Caddle pleaded guilty in January to hiring two men with long rap sheets, George Bratsenis and Bomani Africa, for the 2014 murder of Michael Galdieri, a former associate and son of a late state senator. Africa pleaded guilty in January but Bratsenis, who remains jailed on a Connecticut bank robbery charge, has not yet entered a plea.
Africa admitted to his role in the stabbing death of Galdieri, whose Jersey City apartment was set on fire.
The fact prosecutors have agreed to allow Caddle to remain on home confinement while awaiting sentencing has touched off intense speculation about the extent of his cooperation with federal authorities and left many New Jersey political insiders assuming a major corruption scandal is brewing.
Four of the organizations mentioned in the September legal demand to Caddle were super PACs he was involved in: A Better Elizabeth, Perth Amboy and You, Partnership Orange and the Committee for Economic Growth and Social Justice. All four were involved in local elections in several New Jersey towns.

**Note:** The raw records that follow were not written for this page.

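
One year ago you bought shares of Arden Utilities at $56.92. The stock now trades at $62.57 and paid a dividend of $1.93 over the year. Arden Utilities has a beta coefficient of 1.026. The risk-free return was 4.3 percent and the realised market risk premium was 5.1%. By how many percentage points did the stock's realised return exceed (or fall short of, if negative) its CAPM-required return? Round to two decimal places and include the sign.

+3.78%

Realised HPR = (P1 + D1 − P0) / P0 = (62.57 + 1.93 − 56.92) / 56.92 = 7.58 / 56.92 = 13.3169%
CAPM required = R_f + β·MRP = 4.3% + 1.026 × 5.1% = 9.5326%
α = realised − required = 13.3169% − 9.5326% = +3.78%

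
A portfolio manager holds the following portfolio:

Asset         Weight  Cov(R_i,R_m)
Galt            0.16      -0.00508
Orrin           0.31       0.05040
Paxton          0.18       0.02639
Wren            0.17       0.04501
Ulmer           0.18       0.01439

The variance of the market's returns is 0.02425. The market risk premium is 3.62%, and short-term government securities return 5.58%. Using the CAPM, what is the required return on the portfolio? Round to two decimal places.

10.03%

β_Galt = -0.00508 / 0.02425 = -0.2095
β_Orrin = 0.05040 / 0.02425 = 2.0784
β_Paxton = 0.02639 / 0.02425 = 1.0882
β_Wren = 0.04501 / 0.02425 = 1.8561
β_Ulmer = 0.01439 / 0.02425 = 0.5934
β_P = Σ w_i β_i = 0.16×-0.2095 + 0.31×2.0784 + 0.18×1.0882 + 0.17×1.8561 + 0.18×0.5934 = 1.2290
E(R_P) = R_f + β_P × MRP = 5.58% + 1.2290 × 3.62% = 10.03%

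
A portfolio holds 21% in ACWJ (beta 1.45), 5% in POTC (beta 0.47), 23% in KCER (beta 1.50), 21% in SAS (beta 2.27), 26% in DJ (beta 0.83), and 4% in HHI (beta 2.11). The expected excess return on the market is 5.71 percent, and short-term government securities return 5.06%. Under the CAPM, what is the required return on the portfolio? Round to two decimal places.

β_P = Σ w_i β_i = 0.21×1.45 + 0.05×0.47 + 0.23×1.50 + 0.21×2.27 + 0.26×0.83 + 0.04×2.11 = 1.4499
E(R_P) = R_f + β_P × MRP = 5.06% + 1.4499 × 5.71% = 13.34%

13.34%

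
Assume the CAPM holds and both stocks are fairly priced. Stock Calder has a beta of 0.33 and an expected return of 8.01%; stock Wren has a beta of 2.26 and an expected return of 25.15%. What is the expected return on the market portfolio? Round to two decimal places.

Both satisfy E(R) = R_f + β·MRP, so the slope of the SML is
MRP = (25.15% − 8.01%) / (2.26 − 0.33) = 17.14% / 1.93 = 8.8808%
R_f = E(R_Calder) − β_Calder·MRP = 8.01% − 0.33 × 8.8808% = 5.0793%
E(R_m) = R_f + MRP = 5.0793% + 8.8808% = 13.96%

13.96%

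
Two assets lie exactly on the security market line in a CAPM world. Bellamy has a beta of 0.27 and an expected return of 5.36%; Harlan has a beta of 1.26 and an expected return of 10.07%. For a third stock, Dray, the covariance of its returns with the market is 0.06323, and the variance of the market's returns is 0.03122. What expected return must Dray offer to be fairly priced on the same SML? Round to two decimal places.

13.71%

MRP = (10.07% − 5.36%) / (1.26 − 0.27) = 4.7576%
R_f = 5.36% − 0.27 × 4.7576% = 4.0754%
β_Dray = Cov / Var(R_m) = 0.06323 / 0.03122 = 2.0253
E(R_Dray) = R_f + β × MRP = 4.0754% + 2.0253 × 4.7576% = 13.71%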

The document also seeks information on three nonprofits Caddle and another man, Gianni Donates, formed that channeled money into some of those super PACs, effectively hiding the true source of the donations: Better New Jersey, National Progressive Organization and Communities United National. Super PACs are required to disclose their donors, but non-profit 501(c)(4) organizations are not.
Donates did not respond to a text and phone call seeking comment.
POLITICO reported in 2019 that state investigators sent subpoenas to Elizabeth’s school board and the Perth Amboy city government seeking information on proposals, bid awards and contract payments and other information for about a dozen companies and organizations, mostly public contractors.
The Elizabeth Board of Education hired Michael Critchley, one of New Jersey’s most prominent defense attorneys, to respond to the subpoena and paid his firm more than $100,000. Critchley said in February that he wrapped up work on the subpoena in the spring of 2020, and Union County political insiders believed the investigation ended then. The legal demand shows state authorities were still probing the groups a year-and-a-half later.
The Committee for Economic Growth and Social Justice is closely tied to Lesniak, an early adopter of the use of super PACs for local races, a practice that has since become more common across the country. The group, which was mainly active in 2013 and 2014, helped Lesniak’s allies win seats on the Elizabeth Board of Education — a prime source of political patronage that had been run by a rival political machine with whom Lesniak often feuded. Federal campaign finance records show one super PAC paid Caddle’s firm more than $600,000, mostly for canvassing.
It’s not clear whether the state investigation is ongoing. It’s possible Caddle’s federal case stalled it.
The legal demand was issued just one month before Caddle signed his murder-for-hire plea deal with federal prosecutors. NJ Advance Media reported that at Caddle’s January plea hearing, which had not been advertised to the press, his attorney said Caddle was a cooperating witness in an undisclosed undercover federal investigation.